Abstract

Tunneling-injection structures are incorporated in semiconductor lasers in order to overcome the fundamental dynamical limitation due to hot carrier injection by providing a carrier transport path from a cold carrier reservoir. The tunneling process itself depends on band alignment between quantum-dot levels and the injector quantum well, especially as in these devices LO-phonon scattering is dominant. Quantum dots with their first excited state near the quantum well bottom profit the most from tunnel coupling. As inhomogeneous broadening is omnipresent in quantum dot structures, this implies that individual members of the ensemble couple differently to the injector quantum well.
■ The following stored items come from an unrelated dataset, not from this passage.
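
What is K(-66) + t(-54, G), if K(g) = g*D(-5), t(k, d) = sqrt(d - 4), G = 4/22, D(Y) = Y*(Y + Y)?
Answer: -3300 + I*sqrt(462)/11 ≈ -3300.0 + 1.954*I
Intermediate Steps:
D(Y) = 2*Y**2 (D(Y) = Y*(2*Y) = 2*Y**2)
G = 2/11 (G = 4*(1/22) = 2/11 ≈ 0.18182)
t(k, d) = sqrt(-4 + d)
K(g) = 50*g (K(g) = g*(2*(-5)**2) = g*(2*25) = g*50 = 50*g)
K(-66) + t(-54, G) = 50*(-66) + sqrt(-4 + 2/11) = -3300 + sqrt(-42/11) = -3300 + I*sqrt(462)/11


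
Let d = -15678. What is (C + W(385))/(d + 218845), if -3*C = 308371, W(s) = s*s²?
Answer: 170891504/609501 ≈ 280.38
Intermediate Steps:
W(s) = s³
C = -308371/3 (C = -⅓*308371 = -308371/3 ≈ -1.0279e+5)
(C + W(385))/(d + 218845) = (-308371/3 + 385³)/(-15678 + 218845) = (-308371/3 + 57066625)/203167 = (170891504/3)*(1/203167) = 170891504/609501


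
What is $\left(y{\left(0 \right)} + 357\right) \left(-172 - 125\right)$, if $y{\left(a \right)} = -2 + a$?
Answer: $-105435$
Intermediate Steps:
$\left(y{\left(0 \right)} + 357\right) \left(-172 - 125\right) = \left(\left(-2 + 0\right) + 357\right) \left(-172 - 125\right) = \left(-2 + 357\right) \left(-297\right) = 355 \left(-297\right) = -105435$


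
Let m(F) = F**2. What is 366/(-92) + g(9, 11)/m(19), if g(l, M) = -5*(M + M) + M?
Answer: -70617/16606 ≈ -4.2525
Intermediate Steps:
g(l, M) = -9*M (g(l, M) = -10*M + M = -9*M)
366/(-92) + g(9, 11)/m(19) = 366/(-92) + (-9*11)/(19**2) = 366*(-1/92) - 99/361 = -183/46 - 99*1/361 = -183/46 - 99/361 = -70617/16606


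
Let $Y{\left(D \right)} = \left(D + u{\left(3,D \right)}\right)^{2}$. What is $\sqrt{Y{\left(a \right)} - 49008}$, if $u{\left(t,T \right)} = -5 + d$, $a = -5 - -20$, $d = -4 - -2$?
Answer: $4 i \sqrt{3059} \approx 221.23 i$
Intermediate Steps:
$d = -2$ ($d = -4 + 2 = -2$)
$a = 15$ ($a = -5 + 20 = 15$)
$u{\left(t,T \right)} = -7$ ($u{\left(t,T \right)} = -5 - 2 = -7$)
$Y{\left(D \right)} = \left(-7 + D\right)^{2}$ ($Y{\left(D \right)} = \left(D - 7\right)^{2} = \left(-7 + D\right)^{2}$)
$\sqrt{Y{\left(a \right)} - 49008} = \sqrt{\left(-7 + 15\right)^{2} - 49008} = \sqrt{8^{2} - 49008} = \sqrt{64 - 49008} = \sqrt{-48944} = 4 i \sqrt{3059}$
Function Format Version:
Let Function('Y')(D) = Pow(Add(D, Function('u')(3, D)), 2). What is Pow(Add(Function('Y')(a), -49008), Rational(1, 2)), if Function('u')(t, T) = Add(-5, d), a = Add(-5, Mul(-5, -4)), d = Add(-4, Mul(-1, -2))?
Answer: Mul(4, I, Pow(3059, Rational(1, 2))) ≈ Mul(221.23, I)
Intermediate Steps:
d = -2 (d = Add(-4, 2) = -2)
a = 15 (a = Add(-5, 20) = 15)
Function('u')(t, T) = -7 (Function('u')(t, T) = Add(-5, -2) = -7)
Function('Y')(D) = Pow(Add(-7, D), 2) (Function('Y')(D) = Pow(Add(D, -7), 2) = Pow(Add(-7, D), 2))
Pow(Add(Function('Y')(a), -49008), Rational(1, 2)) = Pow(Add(Pow(Add(-7, 15), 2), -49008), Rational(1, 2)) = Pow(Add(Pow(8, 2), -49008), Rational(1, 2)) = Pow(Add(64, -49008), Rational(1, 2)) = Pow(-48944, Rational(1, 2)) = Mul(4, I, Pow(3059, Rational(1, 2)))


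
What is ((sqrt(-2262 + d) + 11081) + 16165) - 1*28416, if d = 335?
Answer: -1170 + I*sqrt(1927) ≈ -1170.0 + 43.898*I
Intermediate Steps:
((sqrt(-2262 + d) + 11081) + 16165) - 1*28416 = ((sqrt(-2262 + 335) + 11081) + 16165) - 1*28416 = ((sqrt(-1927) + 11081) + 16165) - 28416 = ((I*sqrt(1927) + 11081) + 16165) - 28416 = ((11081 + I*sqrt(1927)) + 16165) - 28416 = (27246 + I*sqrt(1927)) - 28416 = -1170 + I*sqrt(1927)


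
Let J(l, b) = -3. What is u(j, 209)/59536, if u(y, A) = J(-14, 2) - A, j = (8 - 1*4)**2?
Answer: -53/14884 ≈ -0.0035609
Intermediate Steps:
j = 16 (j = (8 - 4)**2 = 4**2 = 16)
u(y, A) = -3 - A
u(j, 209)/59536 = (-3 - 1*209)/59536 = (-3 - 209)*(1/59536) = -212*1/59536 = -53/14884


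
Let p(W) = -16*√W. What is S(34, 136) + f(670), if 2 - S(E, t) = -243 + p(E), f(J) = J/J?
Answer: 246 + 16*√34 ≈ 339.30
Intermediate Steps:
f(J) = 1
S(E, t) = 245 + 16*√E (S(E, t) = 2 - (-243 - 16*√E) = 2 + (243 + 16*√E) = 245 + 16*√E)
S(34, 136) + f(670) = (245 + 16*√34) + 1 = 246 + 16*√34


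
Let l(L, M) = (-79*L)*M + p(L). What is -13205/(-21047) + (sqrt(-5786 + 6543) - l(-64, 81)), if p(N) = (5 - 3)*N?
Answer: -8616796971/21047 + sqrt(757) ≈ -4.0938e+5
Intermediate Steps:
p(N) = 2*N
l(L, M) = 2*L - 79*L*M (l(L, M) = (-79*L)*M + 2*L = -79*L*M + 2*L = 2*L - 79*L*M)
-13205/(-21047) + (sqrt(-5786 + 6543) - l(-64, 81)) = -13205/(-21047) + (sqrt(-5786 + 6543) - (-64)*(2 - 79*81)) = -13205*(-1/21047) + (sqrt(757) - (-64)*(2 - 6399)) = 13205/21047 + (sqrt(757) - (-64)*(-6397)) = 13205/21047 + (sqrt(757) - 1*409408) = 13205/21047 + (sqrt(757) - 409408) = 13205/21047 + (-409408 + sqrt(757)) = -8616796971/21047 + sqrt(757)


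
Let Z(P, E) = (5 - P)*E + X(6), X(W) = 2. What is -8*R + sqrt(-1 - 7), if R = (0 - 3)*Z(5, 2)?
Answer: 48 + 2*I*sqrt(2) ≈ 48.0 + 2.8284*I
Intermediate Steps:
Z(P, E) = 2 + E*(5 - P) (Z(P, E) = (5 - P)*E + 2 = E*(5 - P) + 2 = 2 + E*(5 - P))
R = -6 (R = (0 - 3)*(2 + 5*2 - 1*2*5) = -3*(2 + 10 - 10) = -3*2 = -6)
-8*R + sqrt(-1 - 7) = -8*(-6) + sqrt(-1 - 7) = 48 + sqrt(-8) = 48 + 2*I*sqrt(2)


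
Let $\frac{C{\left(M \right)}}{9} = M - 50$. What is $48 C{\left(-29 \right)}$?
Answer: $-34128$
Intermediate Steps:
$C{\left(M \right)} = -450 + 9 M$ ($C{\left(M \right)} = 9 \left(M - 50\right) = 9 \left(-50 + M\right) = -450 + 9 M$)
$48 C{\left(-29 \right)} = 48 \left(-450 + 9 \left(-29\right)\right) = 48 \left(-450 - 261\right) = 48 \left(-711\right) = -34128$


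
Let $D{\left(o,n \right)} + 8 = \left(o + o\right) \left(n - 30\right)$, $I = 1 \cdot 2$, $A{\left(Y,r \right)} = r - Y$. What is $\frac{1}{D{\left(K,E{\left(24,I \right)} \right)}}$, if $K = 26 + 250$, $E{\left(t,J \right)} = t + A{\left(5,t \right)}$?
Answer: $\frac{1}{7168} \approx 0.00013951$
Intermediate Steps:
$I = 2$
$E{\left(t,J \right)} = -5 + 2 t$ ($E{\left(t,J \right)} = t + \left(t - 5\right) = t + \left(-5 + t\right) = -5 + 2 t$)
$K = 276$
$D{\left(o,n \right)} = -8 + 2 o \left(-30 + n\right)$ ($D{\left(o,n \right)} = -8 + \left(o + o\right) \left(n - 30\right) = -8 + 2 o \left(-30 + n\right)$)
$\frac{1}{D{\left(K,E{\left(24,I \right)} \right)}} = \frac{1}{-8 - 16560 + 2 \left(-5 + 2 \cdot 24\right) 276} = \frac{1}{-8 - 16560 + 2 \left(-5 + 48\right) 276} = \frac{1}{-8 - 16560 + 2 \cdot 43 \cdot 276} = \frac{1}{-8 - 16560 + 23736} = \frac{1}{7168}$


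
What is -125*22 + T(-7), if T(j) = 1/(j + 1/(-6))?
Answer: -118256/43 ≈ -2750.1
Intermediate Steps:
T(j) = 1/(-⅙ + j) (T(j) = 1/(j - ⅙) = 1/(-⅙ + j))
-125*22 + T(-7) = -125*22 + 6/(-1 + 6*(-7)) = -2750 + 6/(-1 - 42) = -2750 + 6/(-43) = -2750 + 6*(-1/43) = -2750 - 6/43 = -118256/43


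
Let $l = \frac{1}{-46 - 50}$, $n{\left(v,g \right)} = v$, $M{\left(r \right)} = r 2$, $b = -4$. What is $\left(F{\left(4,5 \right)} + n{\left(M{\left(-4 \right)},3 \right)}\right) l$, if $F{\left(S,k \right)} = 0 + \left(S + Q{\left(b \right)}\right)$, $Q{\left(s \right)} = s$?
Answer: $\frac{1}{12} \approx 0.083333$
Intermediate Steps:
$M{\left(r \right)} = 2 r$
$l = - \frac{1}{96}$ ($l = \frac{1}{-96} = - \frac{1}{96} \approx -0.010417$)
$F{\left(S,k \right)} = -4 + S$ ($F{\left(S,k \right)} = 0 + \left(S - 4\right) = 0 + \left(-4 + S\right) = -4 + S$)
$\left(F{\left(4,5 \right)} + n{\left(M{\left(-4 \right)},3 \right)}\right) l = \left(\left(-4 + 4\right) + 2 \left(-4\right)\right) \left(- \frac{1}{96}\right) = \left(0 - 8\right) \left(- \frac{1}{96}\right) = \left(-8\right) \left(- \frac{1}{96}\right) = \frac{1}{12}$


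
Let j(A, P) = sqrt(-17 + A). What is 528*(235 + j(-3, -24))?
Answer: 124080 + 1056*I*sqrt(5) ≈ 1.2408e+5 + 2361.3*I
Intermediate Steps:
528*(235 + j(-3, -24)) = 528*(235 + sqrt(-17 - 3)) = 528*(235 + sqrt(-20)) = 528*(235 + 2*I*sqrt(5)) = 124080 + 1056*I*sqrt(5)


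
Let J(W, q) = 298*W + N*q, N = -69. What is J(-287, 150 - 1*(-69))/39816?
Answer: -100637/39816 ≈ -2.5275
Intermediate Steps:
J(W, q) = -69*q + 298*W (J(W, q) = 298*W - 69*q = -69*q + 298*W)
J(-287, 150 - 1*(-69))/39816 = (-69*(150 - 1*(-69)) + 298*(-287))/39816 = (-69*(150 + 69) - 85526)*(1/39816) = (-69*219 - 85526)*(1/39816) = (-15111 - 85526)*(1/39816) = -100637*1/39816 = -100637/39816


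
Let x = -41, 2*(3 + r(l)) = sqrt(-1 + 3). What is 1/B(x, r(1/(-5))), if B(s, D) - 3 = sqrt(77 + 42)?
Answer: -3/110 + sqrt(119)/110 ≈ 0.071897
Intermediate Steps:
r(l) = -3 + sqrt(2)/2 (r(l) = -3 + sqrt(-1 + 3)/2 = -3 + sqrt(2)/2)
B(s, D) = 3 + sqrt(119) (B(s, D) = 3 + sqrt(77 + 42) = 3 + sqrt(119))
1/B(x, r(1/(-5))) = 1/(3 + sqrt(119))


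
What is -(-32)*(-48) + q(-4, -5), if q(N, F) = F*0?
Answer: -1536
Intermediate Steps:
q(N, F) = 0
-(-32)*(-48) + q(-4, -5) = -(-32)*(-48) + 0 = -32*48 + 0 = -1536 + 0 = -1536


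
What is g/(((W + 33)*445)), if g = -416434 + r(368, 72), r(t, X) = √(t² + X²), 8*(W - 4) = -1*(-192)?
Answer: -416434/27145 + 104*√13/27145 ≈ -15.327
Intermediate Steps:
W = 28 (W = 4 + (-1*(-192))/8 = 4 + (⅛)*192 = 4 + 24 = 28)
r(t, X) = √(X² + t²)
g = -416434 + 104*√13 (g = -416434 + √(72² + 368²) = -416434 + √(5184 + 135424) = -416434 + √140608 = -416434 + 104*√13 ≈ -4.1606e+5)
g/(((W + 33)*445)) = (-416434 + 104*√13)/(((28 + 33)*445)) = (-416434 + 104*√13)/((61*445)) = (-416434 + 104*√13)/27145 = (-416434 + 104*√13)*(1/27145) = -416434/27145 + 104*√13/27145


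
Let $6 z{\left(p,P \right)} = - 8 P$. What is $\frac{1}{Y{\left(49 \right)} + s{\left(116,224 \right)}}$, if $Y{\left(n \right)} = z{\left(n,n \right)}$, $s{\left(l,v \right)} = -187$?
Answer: $- \frac{3}{757} \approx -0.003963$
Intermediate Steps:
$z{\left(p,P \right)} = - \frac{4 P}{3}$ ($z{\left(p,P \right)} = \frac{\left(-8\right) P}{6} = - \frac{4 P}{3}$)
$Y{\left(n \right)} = - \frac{4 n}{3}$
$\frac{1}{Y{\left(49 \right)} + s{\left(116,224 \right)}} = \frac{1}{\left(- \frac{4}{3}\right) 49 - 187} = \frac{1}{- \frac{196}{3} - 187} = \frac{1}{- \frac{757}{3}} = - \frac{3}{757}$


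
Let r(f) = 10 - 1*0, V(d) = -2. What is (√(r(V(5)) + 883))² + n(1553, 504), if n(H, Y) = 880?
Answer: 1773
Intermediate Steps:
r(f) = 10 (r(f) = 10 + 0 = 10)
(√(r(V(5)) + 883))² + n(1553, 504) = (√(10 + 883))² + 880 = (√893)² + 880 = 893 + 880 = 1773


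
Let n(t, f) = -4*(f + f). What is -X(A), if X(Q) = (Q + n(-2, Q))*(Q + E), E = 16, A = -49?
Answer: 11319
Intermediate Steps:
n(t, f) = -8*f
X(Q) = -7*Q*(16 + Q) (X(Q) = (Q - 8*Q)*(Q + 16) = (-7*Q)*(16 + Q) = -7*Q*(16 + Q))
-X(A) = -7*(-49)*(-16 - 1*(-49)) = -7*(-49)*(-16 + 49) = -7*(-49)*33 = -1*(-11319) = 11319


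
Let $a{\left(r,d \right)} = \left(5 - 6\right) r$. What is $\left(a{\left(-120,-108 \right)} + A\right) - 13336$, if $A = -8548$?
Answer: $-21764$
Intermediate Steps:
$a{\left(r,d \right)} = - r$
$\left(a{\left(-120,-108 \right)} + A\right) - 13336 = \left(\left(-1\right) \left(-120\right) - 8548\right) - 13336 = \left(120 - 8548\right) - 13336 = -8428 - 13336 = -21764$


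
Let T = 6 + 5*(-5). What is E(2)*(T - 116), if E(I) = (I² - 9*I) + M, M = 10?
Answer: 540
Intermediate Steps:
T = -19 (T = 6 - 25 = -19)
E(I) = 10 + I² - 9*I (E(I) = (I² - 9*I) + 10 = 10 + I² - 9*I)
E(2)*(T - 116) = (10 + 2² - 9*2)*(-19 - 116) = (10 + 4 - 18)*(-135) = -4*(-135) = 540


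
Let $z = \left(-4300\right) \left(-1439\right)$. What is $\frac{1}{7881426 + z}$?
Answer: $\frac{1}{14069126} \approx 7.1078 \cdot 10^{-8}$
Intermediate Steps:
$z = 6187700$
$\frac{1}{7881426 + z} = \frac{1}{7881426 + 6187700} = \frac{1}{14069126}$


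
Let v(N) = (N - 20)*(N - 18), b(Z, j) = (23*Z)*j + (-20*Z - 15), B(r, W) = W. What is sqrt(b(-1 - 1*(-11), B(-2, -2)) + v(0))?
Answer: 3*I*sqrt(35) ≈ 17.748*I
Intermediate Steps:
b(Z, j) = -15 - 20*Z + 23*Z*j (b(Z, j) = 23*Z*j + (-15 - 20*Z) = -15 - 20*Z + 23*Z*j)
v(N) = (-20 + N)*(-18 + N)
sqrt(b(-1 - 1*(-11), B(-2, -2)) + v(0)) = sqrt((-15 - 20*(-1 - 1*(-11)) + 23*(-1 - 1*(-11))*(-2)) + (360 + 0**2 - 38*0)) = sqrt((-15 - 20*(-1 + 11) + 23*(-1 + 11)*(-2)) + (360 + 0 + 0)) = sqrt((-15 - 20*10 + 23*10*(-2)) + 360) = sqrt((-15 - 200 - 460) + 360) = sqrt(-675 + 360) = sqrt(-315) = 3*I*sqrt(35)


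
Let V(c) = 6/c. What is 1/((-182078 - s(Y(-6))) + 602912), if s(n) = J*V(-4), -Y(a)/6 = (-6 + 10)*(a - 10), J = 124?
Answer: 1/421020 ≈ 2.3752e-6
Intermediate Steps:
Y(a) = 240 - 24*a (Y(a) = -6*(-6 + 10)*(a - 10) = -24*(-10 + a) = -6*(-40 + 4*a) = 240 - 24*a)
s(n) = -186 (s(n) = 124*(6/(-4)) = 124*(6*(-¼)) = 124*(-3/2) = -186)
1/((-182078 - s(Y(-6))) + 602912) = 1/((-182078 - 1*(-186)) + 602912) = 1/((-182078 + 186) + 602912) = 1/(-181892 + 602912) = 1/421020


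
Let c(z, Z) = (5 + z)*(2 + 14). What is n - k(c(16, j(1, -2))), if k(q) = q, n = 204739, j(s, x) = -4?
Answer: 204403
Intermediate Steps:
c(z, Z) = 80 + 16*z (c(z, Z) = (5 + z)*16 = 80 + 16*z)
n - k(c(16, j(1, -2))) = 204739 - (80 + 16*16) = 204739 - (80 + 256) = 204739 - 1*336 = 204739 - 336 = 204403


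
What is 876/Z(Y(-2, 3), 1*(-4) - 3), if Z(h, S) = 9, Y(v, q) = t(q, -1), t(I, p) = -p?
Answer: 292/3 ≈ 97.333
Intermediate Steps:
Y(v, q) = 1 (Y(v, q) = -1*(-1) = 1)
876/Z(Y(-2, 3), 1*(-4) - 3) = 876/9 = 876*(⅑) = 292/3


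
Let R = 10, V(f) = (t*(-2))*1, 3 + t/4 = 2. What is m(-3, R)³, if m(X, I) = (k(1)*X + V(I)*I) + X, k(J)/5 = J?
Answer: 238328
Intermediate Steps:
t = -4 (t = -12 + 4*2 = -12 + 8 = -4)
k(J) = 5*J
V(f) = 8 (V(f) = -4*(-2)*1 = 8*1 = 8)
m(X, I) = 6*X + 8*I (m(X, I) = ((5*1)*X + 8*I) + X = (5*X + 8*I) + X = 6*X + 8*I)
m(-3, R)³ = (6*(-3) + 8*10)³ = (-18 + 80)³ = 62³ = 238328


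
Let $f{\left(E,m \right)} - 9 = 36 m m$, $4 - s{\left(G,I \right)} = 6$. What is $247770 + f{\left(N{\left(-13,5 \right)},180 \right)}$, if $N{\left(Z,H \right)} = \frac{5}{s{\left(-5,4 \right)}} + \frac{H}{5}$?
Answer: $1414179$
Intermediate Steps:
$s{\left(G,I \right)} = -2$ ($s{\left(G,I \right)} = 4 - 6 = -2$)
$N{\left(Z,H \right)} = - \frac{5}{2} + \frac{H}{5}$ ($N{\left(Z,H \right)} = \frac{5}{-2} + \frac{H}{5} = 5 \left(- \frac{1}{2}\right) + H \frac{1}{5} = - \frac{5}{2} + \frac{H}{5}$)
$f{\left(E,m \right)} = 9 + 36 m^{2}$ ($f{\left(E,m \right)} = 9 + 36 m m = 9 + 36 m^{2}$)
$247770 + f{\left(N{\left(-13,5 \right)},180 \right)} = 247770 + \left(9 + 36 \cdot 180^{2}\right) = 247770 + \left(9 + 36 \cdot 32400\right) = 247770 + \left(9 + 1166400\right) = 247770 + 1166409 = 1414179$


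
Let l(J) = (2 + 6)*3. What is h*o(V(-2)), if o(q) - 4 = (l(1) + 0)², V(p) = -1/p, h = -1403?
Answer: -813740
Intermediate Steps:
l(J) = 24 (l(J) = 8*3 = 24)
o(q) = 580 (o(q) = 4 + (24 + 0)² = 4 + 24² = 4 + 576 = 580)
h*o(V(-2)) = -1403*580 = -813740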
Quantum dots with higher energy profit less, as the phonon couples to higher, less occupied states. Likewise, if the energy difference between ground state and quantum well exceeds the LO-phonon energy, scattering becomes increasingly inefficient. Therefore, within 20–30 meV, we find quantum dots that benefit substantially different from the tunnel coupling. Furthermore, in quantum dots with increasing confinement depth, excited states become successively confined. Here, scattering gets more efficient again, as subsequent excited states reach the phonon resonance with the quantum well bottom. Our results provide guidelines for the optimization of tunnel-injection lasers. Theoretical results for electronic state calculations in connection with carrier–phonon and carrier–carrier scattering are compared to the experimental results of the temporal gain recovery after a short pulse perturbation.